Udea tetragramma

Scientific classification
- Kingdom: Animalia
- Phylum: Arthropoda
- Class: Insecta
- Order: Lepidoptera
- Family: Crambidae
- Subfamily: Spilomelinae
- Tribe: Udeini
- Genus: Udea
- Species: U. tetragramma
- Binomial name: Udea tetragramma (J. F. G. Clarke, 1965)
- Synonyms: Mnesictena tetragramma J. F. G. Clarke, 1965;

= Udea tetragramma =

- Authority: (J. F. G. Clarke, 1965)
- Synonyms: Mnesictena tetragramma J. F. G. Clarke, 1965

Species of moth

Udea tetragramma is a species of moth in the subfamily Spilomelinae of the family Crambidae. It was described by John Frederick Gates Clarke in 1965 based on specimens collected on the Juan Fernandez Islands, an archipelago in the South Pacific Ocean and part of Insular Chile. The species is also found on Rapa Nui, where it has been accidentally introduced.

The wingspan is 17–18 mm. The forewings are fuscous, strongly overlaid with ferruginous. There is a straight, transverse, ill-defined, fuscous line at two-fifths of the costa, extending to the dorsum at the basal third.
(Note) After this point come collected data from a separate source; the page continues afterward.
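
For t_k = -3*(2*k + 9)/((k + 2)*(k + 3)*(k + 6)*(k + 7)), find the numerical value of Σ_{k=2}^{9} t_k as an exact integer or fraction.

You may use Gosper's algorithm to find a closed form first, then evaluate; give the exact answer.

Ratio r(k) = (k + 2)*(k + 6)*(2*k + 11)/((k + 4)*(k + 8)*(2*k + 9)).
Gosper form: A/B · C(k+1)/C(k) with A=k + 2, B=k + 8, C=k**3 + 27*k**2/2 + 121*k/2 + 90.
Set up (k + 2)·f(k+1) − (k + 7)·f(k) − (k**3 + 27*k**2/2 + 121*k/2 + 90) = 0.
deg f ≤ 5 (via 1,1,3).
A polynomial solution: f(k) = k*(k + 3)*(k + 4)*(k + 5)*(k + 8)/24.
Certificate R = B(k−1)f/C = k*(k + 3)*(k + 7)*(k + 8)/(12*(2*k + 9)) gives s_k = k*(-k - 8)/(4*(k**2 + 8*k + 12)).
s_(k+1) − s_k = 3*(-2*k - 9)/(k**4 + 18*k**3 + 113*k**2 + 288*k + 252) = t_k.
Sum = s_(10) − s_(2); s_(10) = -15/64, s_(2) = -5/32 ⇒ -5/64.

Σ = -5/64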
From the apical sixth of the costa extends a transverse, ill-defined line to vein 2, then along vein 2 to the cell, then diagonally, outwardly and then straight to the dorsum at the outer two-thirds. There are three small white dots in the cell, preceded and followed by blackish-fuscous scales. There are also four ochreous-tawny spots on the outer half of the costa, alternating with suffused shades of blackish fuscous. On the termen, there are seven small, ill-defined blackish-fuscous dots. The hindwings are greyish fuscous. On the discocellulars and the bases of veins 6 and 8 there is a black spot preceded by a whitish area of the wing. From the apical fourth of the costa there is an irregular blackish-fuscous line, extending to the anal veins.

The species was originally described as Mnesictena tetragramma, but was later transferred to the genus Udea.